Lawmakers Take Aim at Off-Shore Wind Projects After Dolphin Deaths

(USNewsBreak.com) – Green Energy has been a focus for those on the Left for decades. In September 2022, New Jersey Governor Phil Murphy (D) signed an executive order expanding the state’s offshore wind initiative by 50%. In the months that followed, strange events occurred on the state’s beaches. Since December, 25 whales have washed ashore on the East Coast. Another event, called a “mass stranding,” also occurred recently, prompting some lawmakers to call for a halt to the project.

Beachgoers in Sea Isle City, New Jersey, got much more than they bargained for on Tuesday, March 22, when eight dolphins washed ashore.
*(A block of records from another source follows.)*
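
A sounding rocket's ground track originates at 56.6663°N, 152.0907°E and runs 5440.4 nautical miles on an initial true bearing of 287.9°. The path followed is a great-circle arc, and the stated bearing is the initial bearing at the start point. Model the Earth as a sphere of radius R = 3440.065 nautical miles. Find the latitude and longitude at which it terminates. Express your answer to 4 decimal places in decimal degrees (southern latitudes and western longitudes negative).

latitude 9.2046°, longitude 46.6599°

The arc subtends δ = 5440.4/3440.065 = 1.581482 rad at the centre.
Converting: φ₁ = 0.989014 rad, θ = 5.024803 rad.
Destination latitude: φ₂ = arcsin( sin φ₁ cos δ + cos φ₁ sin δ cos θ ) = arcsin(0.159960) = 9.2046°.
For the longitude increment, Δλ = atan2( sin θ sin δ cos φ₁, cos δ − sin φ₁ sin φ₂ ) = atan2(-0.522885, -0.144329) = -105.4308°.
λ₂ = λ₁ + Δλ = 46.6599°.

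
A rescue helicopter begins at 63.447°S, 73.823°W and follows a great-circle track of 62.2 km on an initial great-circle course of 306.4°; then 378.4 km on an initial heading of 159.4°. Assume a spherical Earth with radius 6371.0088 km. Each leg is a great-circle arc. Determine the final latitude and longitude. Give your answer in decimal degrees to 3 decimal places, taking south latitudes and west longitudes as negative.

Apply the spherical direct solution leg by leg, carrying full precision between legs.
Leg 1: from (-63.447°, -73.823°), δ = 62.2/6371.0088 = 0.009763 rad, θ = 306.4° → φ = -63.112°, λ = -74.819°.
Leg 2: from (-63.112°, -74.819°), δ = 378.4/6371.0088 = 0.059394 rad, θ = 159.4° → φ = -66.269°, λ = -71.844°.

latitude -66.269°, longitude -71.844°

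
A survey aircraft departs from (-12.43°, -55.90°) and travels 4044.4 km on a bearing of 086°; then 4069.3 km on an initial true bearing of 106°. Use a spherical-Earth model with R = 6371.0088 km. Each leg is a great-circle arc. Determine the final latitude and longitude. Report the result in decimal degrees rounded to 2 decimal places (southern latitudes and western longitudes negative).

latitude -15.64°, longitude 17.27°

Apply the spherical direct solution leg by leg, carrying full precision between legs.
Leg 1: from (-12.43°, -55.90°), δ = 4044.4/6371.0088 = 0.634813 rad, θ = 86° → φ = -7.64°, λ = -19.25°.
Leg 2: from (-7.64°, -19.25°), δ = 4069.3/6371.0088 = 0.638721 rad, θ = 106° → φ = -15.64°, λ = 17.27°.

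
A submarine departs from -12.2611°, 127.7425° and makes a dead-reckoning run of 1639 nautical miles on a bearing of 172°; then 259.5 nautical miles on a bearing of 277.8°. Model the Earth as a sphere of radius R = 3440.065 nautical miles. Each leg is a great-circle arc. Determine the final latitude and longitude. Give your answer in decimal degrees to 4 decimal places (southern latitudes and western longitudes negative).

Apply the spherical direct solution leg by leg, carrying full precision between legs.
Leg 1: from (-12.2611°, 127.7425°), δ = 1639/3440.065 = 0.476444 rad, θ = 172° → φ = -39.2360°, λ = 132.4694°.
Leg 2: from (-39.2360°, 132.4694°), δ = 259.5/3440.065 = 0.075435 rad, θ = 277.8° → φ = -38.5205°, λ = 126.9931°.

latitude -38.5205°, longitude 126.9931°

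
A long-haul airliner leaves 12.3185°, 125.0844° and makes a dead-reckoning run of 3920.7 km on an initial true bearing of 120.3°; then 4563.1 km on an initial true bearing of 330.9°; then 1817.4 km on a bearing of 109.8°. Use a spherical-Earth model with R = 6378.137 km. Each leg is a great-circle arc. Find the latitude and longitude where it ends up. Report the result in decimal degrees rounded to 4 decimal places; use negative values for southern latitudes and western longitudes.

latitude 22.5720°, longitude 150.3753°

Apply the spherical direct solution leg by leg, carrying full precision between legs.
Leg 1: from (12.3185°, 125.0844°), δ = 3920.7/6378.137 = 0.614709 rad, θ = 120.3° → φ = -6.3143°, λ = 155.1491°.
Leg 2: from (-6.3143°, 155.1491°), δ = 4563.1/6378.137 = 0.715428 rad, θ = 330.9° → φ = 29.1207°, λ = 133.7313°.
Leg 3: from (29.1207°, 133.7313°), δ = 1817.4/6378.137 = 0.284942 rad, θ = 109.8° → φ = 22.5720°, λ = 150.3753°.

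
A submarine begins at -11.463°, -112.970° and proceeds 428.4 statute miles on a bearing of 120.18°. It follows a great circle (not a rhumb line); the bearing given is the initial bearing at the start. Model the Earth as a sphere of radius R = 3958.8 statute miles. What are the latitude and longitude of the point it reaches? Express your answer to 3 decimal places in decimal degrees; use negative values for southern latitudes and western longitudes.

δ = 428.4/3958.8 = 0.108215 rad (6.2002°).
Start latitude φ₁ = -0.200067 rad; initial bearing θ = 2.097537 rad.
sin φ₂ = sin φ₁ cos δ + cos φ₁ sin δ cos θ = (-0.198735)(0.994151) + (0.980053)(0.108004)(-0.502718) = -0.250785
φ₂ = asin(-0.250785) = -0.253491 rad = -14.524°.
For the longitude increment, Δλ = atan2( sin θ sin δ cos φ₁, cos δ − sin φ₁ sin φ₂ ) = atan2(0.091501, 0.944311) = 5.535°.
λ₂ = -112.970° + 5.535° = -107.435°.

latitude -14.524°, longitude -107.435°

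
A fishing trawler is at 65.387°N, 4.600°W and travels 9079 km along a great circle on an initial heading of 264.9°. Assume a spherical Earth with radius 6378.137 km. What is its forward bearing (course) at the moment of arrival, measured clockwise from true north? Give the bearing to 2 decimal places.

final bearing 204.63°

δ = 9079/6378.137 = 1.423456 rad (81.5580°).
Converting: φ₁ = 1.141218 rad, θ = 4.623377 rad.
Destination latitude: φ₂ = arcsin( sin φ₁ cos δ + cos φ₁ sin δ cos θ ) = arcsin(0.096847) = 5.558°.
For the longitude increment, Δλ = atan2( sin θ sin δ cos φ₁, cos δ − sin φ₁ sin φ₂ ) = atan2(-0.410344, 0.058760) = -81.851°.
λ₂ = λ₁ + Δλ = -86.451°.
The forward bearing on arrival equals the back-azimuth from the destination plus 180°.
Back-azimuth from P₂ (5.56°, -86.45°) to P₁ (65.39°, -4.60°), with Δλ' = λ₁ − λ₂ = 81.85°: atan2( sin Δλ' cos φ₁ , cos φ₂ sin φ₁ − sin φ₂ cos φ₁ cos Δλ' ) = 24.63°.
Final bearing = (24.63° + 180°) mod 360° = 204.63°.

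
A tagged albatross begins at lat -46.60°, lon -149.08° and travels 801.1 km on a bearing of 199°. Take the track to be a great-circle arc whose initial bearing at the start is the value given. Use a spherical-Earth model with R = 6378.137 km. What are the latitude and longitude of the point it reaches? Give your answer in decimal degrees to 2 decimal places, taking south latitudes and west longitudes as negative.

latitude -53.34°, longitude -153.00°

Central angle δ = d/R = 0.125601 rad.
Converting: φ₁ = -0.813323 rad, θ = 3.473205 rad.
sin φ₂ = sin φ₁ cos δ + cos φ₁ sin δ cos θ = (-0.726575)(0.992123) + (0.687088)(0.125271)(-0.945519) = -0.802234
φ₂ = asin(-0.802234) = -0.931028 rad = -53.34°.
For the longitude increment, Δλ = atan2( sin θ sin δ cos φ₁, cos δ − sin φ₁ sin φ₂ ) = atan2(-0.028022, 0.409240) = -3.92°.
λ₂ = -149.08° + -3.92° = -153.00°.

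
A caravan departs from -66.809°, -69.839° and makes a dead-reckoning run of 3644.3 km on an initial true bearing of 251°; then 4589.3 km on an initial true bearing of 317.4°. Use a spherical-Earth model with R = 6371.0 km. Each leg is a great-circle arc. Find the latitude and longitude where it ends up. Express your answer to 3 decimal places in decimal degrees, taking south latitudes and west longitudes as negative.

latitude -21.796°, longitude -170.298°

Apply the spherical direct solution leg by leg, carrying full precision between legs.
Leg 1: from (-66.809°, -69.839°), δ = 3644.3/6371 = 0.572014 rad, θ = 251° → φ = -57.381°, λ = -141.555°.
Leg 2: from (-57.381°, -141.555°), δ = 4589.3/6371 = 0.720342 rad, θ = 317.4° → φ = -21.796°, λ = -170.298°.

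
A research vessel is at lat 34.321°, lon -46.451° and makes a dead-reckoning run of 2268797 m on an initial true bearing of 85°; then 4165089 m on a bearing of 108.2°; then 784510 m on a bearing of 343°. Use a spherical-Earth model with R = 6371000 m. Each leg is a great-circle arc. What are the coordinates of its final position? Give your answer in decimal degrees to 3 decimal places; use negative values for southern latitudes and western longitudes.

Apply the spherical direct solution leg by leg, carrying full precision between legs.
Leg 1: from (34.321°, -46.451°), δ = 2268797/6371000 = 0.356113 rad, θ = 85° → φ = 33.611°, λ = -21.804°.
Leg 2: from (33.611°, -21.804°), δ = 4165089/6371000 = 0.653757 rad, θ = 108.2° → φ = 16.333°, λ = 15.212°.
Leg 3: from (16.333°, 15.212°), δ = 784510/6371000 = 0.123138 rad, θ = 343° → φ = 23.067°, λ = 12.975°.

latitude 23.067°, longitude 12.975°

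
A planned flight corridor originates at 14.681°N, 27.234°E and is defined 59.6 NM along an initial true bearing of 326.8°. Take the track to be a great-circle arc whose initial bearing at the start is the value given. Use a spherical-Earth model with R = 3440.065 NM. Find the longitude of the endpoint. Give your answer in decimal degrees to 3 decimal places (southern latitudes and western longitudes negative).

longitude 26.670°

Angular distance δ = d/R = 59.6 / 3440.065 = 0.017325 rad.
With φ₁ = 14.681° = 0.256232 rad and θ = 326.8° = 5.703736 rad:
sin φ₂ = sin φ₁ cos δ + cos φ₁ sin δ cos θ = (0.253437)(0.999850) + (0.967352)(0.017324)(0.836764) = 0.267422
φ₂ = asin(0.267422) = 0.270717 rad = 15.511°.
Then Δλ = atan2(-0.009176, 0.932075) = -0.009845 rad, from sin θ sin δ cos φ₁ over cos δ − sin φ₁ sin φ₂.
λ₂ = λ₁ + Δλ = 26.670°.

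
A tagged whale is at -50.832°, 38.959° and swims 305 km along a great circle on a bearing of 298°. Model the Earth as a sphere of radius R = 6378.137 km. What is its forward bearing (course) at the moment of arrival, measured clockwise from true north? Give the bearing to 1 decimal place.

final bearing 300.9°

δ = 305/6378.137 = 0.047820 rad (2.7399°).
Converting: φ₁ = -0.887186 rad, θ = 5.201081 rad.
Applying the spherical law of cosines for sides, sin φ₂ = sin φ₁ cos δ + cos φ₁ sin δ cos θ = -0.760237, so φ₂ = -49.485°.
Then Δλ = atan2(-0.026657, 0.409447) = -0.065014 rad, from sin θ sin δ cos φ₁ over cos δ − sin φ₁ sin φ₂.
λ₂ = 38.959° + -3.725° = 35.234°.
The forward bearing on arrival equals the back-azimuth from the destination plus 180°.
Back-azimuth from P₂ (-49.5°, 35.2°) to P₁ (-50.8°, 39.0°), with Δλ' = λ₁ − λ₂ = 3.7°: atan2( sin Δλ' cos φ₁ , cos φ₂ sin φ₁ − sin φ₂ cos φ₁ cos Δλ' ) = 120.9°.
Final bearing = (120.9° + 180°) mod 360° = 300.9°.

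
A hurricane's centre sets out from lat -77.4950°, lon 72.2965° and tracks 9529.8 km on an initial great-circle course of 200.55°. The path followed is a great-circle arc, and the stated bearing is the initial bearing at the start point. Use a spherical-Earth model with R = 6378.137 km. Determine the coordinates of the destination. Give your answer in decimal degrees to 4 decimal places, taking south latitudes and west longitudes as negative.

latitude -16.0765°, longitude -86.3428°

Angular distance δ = d/R = 9529.8 / 6378.137 = 1.494135 rad.
Start latitude φ₁ = -1.352543 rad; initial bearing θ = 3.500258 rad.
sin φ₂ = sin φ₁ cos δ + cos φ₁ sin δ cos θ = (-0.976277)(0.076586) + (0.216525)(0.997063)(-0.936366) = -0.276920
φ₂ = asin(-0.276920) = -0.280587 rad = -16.0765°.
For the longitude increment, Δλ = atan2( sin θ sin δ cos φ₁, cos δ − sin φ₁ sin φ₂ ) = atan2(-0.075782, -0.193765) = -158.6393°.
λ₂ = λ₁ + Δλ = -86.3428°.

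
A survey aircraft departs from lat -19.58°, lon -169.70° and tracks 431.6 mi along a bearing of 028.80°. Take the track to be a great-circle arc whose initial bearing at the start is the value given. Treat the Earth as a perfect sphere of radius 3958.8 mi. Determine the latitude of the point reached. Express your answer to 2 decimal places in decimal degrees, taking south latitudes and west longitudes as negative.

latitude -14.08°

Central angle δ = d/R = 0.109023 rad.
Converting: φ₁ = -0.341735 rad, θ = 0.502655 rad.
sin φ₂ = sin φ₁ cos δ + cos φ₁ sin δ cos θ = (-0.335123)(0.994063) + (0.942174)(0.108807)(0.876307) = -0.243298
φ₂ = asin(-0.243298) = -0.245765 rad = -14.08°.
Δλ = atan2( sin θ sin δ cos φ₁ , cos δ − sin φ₁ sin φ₂ ) = atan2(0.049387, 0.912528) = 0.054068 rad = 3.10°.
λ₂ = -169.70° + 3.10° = -166.60°.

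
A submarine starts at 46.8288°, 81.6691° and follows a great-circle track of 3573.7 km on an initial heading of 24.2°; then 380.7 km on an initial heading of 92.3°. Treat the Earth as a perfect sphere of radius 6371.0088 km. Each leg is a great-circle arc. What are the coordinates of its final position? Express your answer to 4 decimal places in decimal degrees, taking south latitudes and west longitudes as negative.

Apply the spherical direct solution leg by leg, carrying full precision between legs.
Leg 1: from (46.8288°, 81.6691°), δ = 3573.7/6371.0088 = 0.560932 rad, θ = 24.2° → φ = 71.7199°, λ = 125.7149°.
Leg 2: from (71.7199°, 125.7149°), δ = 380.7/6371.0088 = 0.059755 rad, θ = 92.3° → φ = 71.2782°, λ = 136.4290°.

latitude 71.2782°, longitude 136.4290°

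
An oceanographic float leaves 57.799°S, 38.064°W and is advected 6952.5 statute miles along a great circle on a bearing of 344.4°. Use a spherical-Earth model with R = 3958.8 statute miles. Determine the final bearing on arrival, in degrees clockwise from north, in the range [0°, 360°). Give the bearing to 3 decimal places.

Central angle δ = d/R = 1.756214 rad.
Start latitude φ₁ = -1.008783 rad; initial bearing θ = 6.010914 rad.
Applying the spherical law of cosines for sides, sin φ₂ = sin φ₁ cos δ + cos φ₁ sin δ cos θ = 0.660463, so φ₂ = 41.335°.
Δλ = atan2( sin θ sin δ cos φ₁ , cos δ − sin φ₁ sin φ₂ ) = atan2(-0.140849, 0.374516) = -0.359719 rad = -20.610°.
λ₂ = -38.064° + -20.610° = -58.674°.
The forward bearing on arrival equals the back-azimuth from the destination plus 180°.
Back-azimuth from P₂ (41.335°, -58.674°) to P₁ (-57.799°, -38.064°), with Δλ' = λ₁ − λ₂ = 20.610°: atan2( sin Δλ' cos φ₁ , cos φ₂ sin φ₁ − sin φ₂ cos φ₁ cos Δλ' ) = 168.997°.
Final bearing = (168.997° + 180°) mod 360° = 348.997°.

final bearing 348.997°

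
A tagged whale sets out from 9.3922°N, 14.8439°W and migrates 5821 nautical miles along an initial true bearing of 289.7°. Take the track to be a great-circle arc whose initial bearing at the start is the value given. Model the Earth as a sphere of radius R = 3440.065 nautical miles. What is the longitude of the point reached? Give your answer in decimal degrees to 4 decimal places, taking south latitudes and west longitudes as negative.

Angular distance δ = d/R = 5821 / 3440.065 = 1.692119 rad.
With φ₁ = 9.3922° = 0.163925 rad and θ = 289.7° = 5.056219 rad:
sin φ₂ = sin φ₁ cos δ + cos φ₁ sin δ cos θ = (0.163192)(-0.121025) + (0.986594)(0.992649)(0.337095) = 0.310381
φ₂ = asin(0.310381) = 0.315594 rad = 18.0822°.
Δλ = atan2( sin θ sin δ cos φ₁ , cos δ − sin φ₁ sin φ₂ ) = atan2(-0.922022, -0.171677) = -1.754885 rad = -100.5475°.
Hence λ₂ = -14.8439° + -100.5475° = -115.3914°.

longitude -115.3914°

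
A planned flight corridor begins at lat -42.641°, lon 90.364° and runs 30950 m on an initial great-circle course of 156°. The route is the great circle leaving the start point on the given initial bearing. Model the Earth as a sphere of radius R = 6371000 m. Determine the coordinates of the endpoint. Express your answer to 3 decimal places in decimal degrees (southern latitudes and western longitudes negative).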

Two of the mammals were dead, but public work crews and onlookers tried to keep the remaining six alive by pouring buckets of water on them. Unfortunately, their efforts failed.

The sad event immediately prompted Rep. Jeff Van Drew (R-NJ) to compose a congressional resolution. It called on the Biden Administration to cease all offshore wind surveying activities until officials can thoroughly assess the offshore wind initiative’s full economic and environmental impacts.

He’s not alone in his efforts, either. Rep. Chris Smith (R-NJ) said the current projects present a “potentially catastrophic threat,” according to the Washington Examiner. He previously introduced legislation to initiate an investigation into the striking number of deaths of whales in the months following the offshore wind surveying. In his proposed legislation, he asked that the National Marine Fisheries Service — part of the National Oceanic and Atmospheric Administration (NOAA) — and the Bureau of Ocean Energy Management — an agency reporting to the US Department of the Interior — perform the analysis before the actual building of the nearly 100 wind turbines.

The National Oceanic and Atmospheric Administration (NOAA) has blamed the extraordinary number of mammal deaths on vessel strikes, but Smith disagrees. In an interview with the Washington Examiner, he raised the possibility that the offshore work involving sonar emissions interferes with the sonar systems that whales, dolphins, and other marine mammal life use to communicate and navigate. He seems determined to get to the bottom of the issue.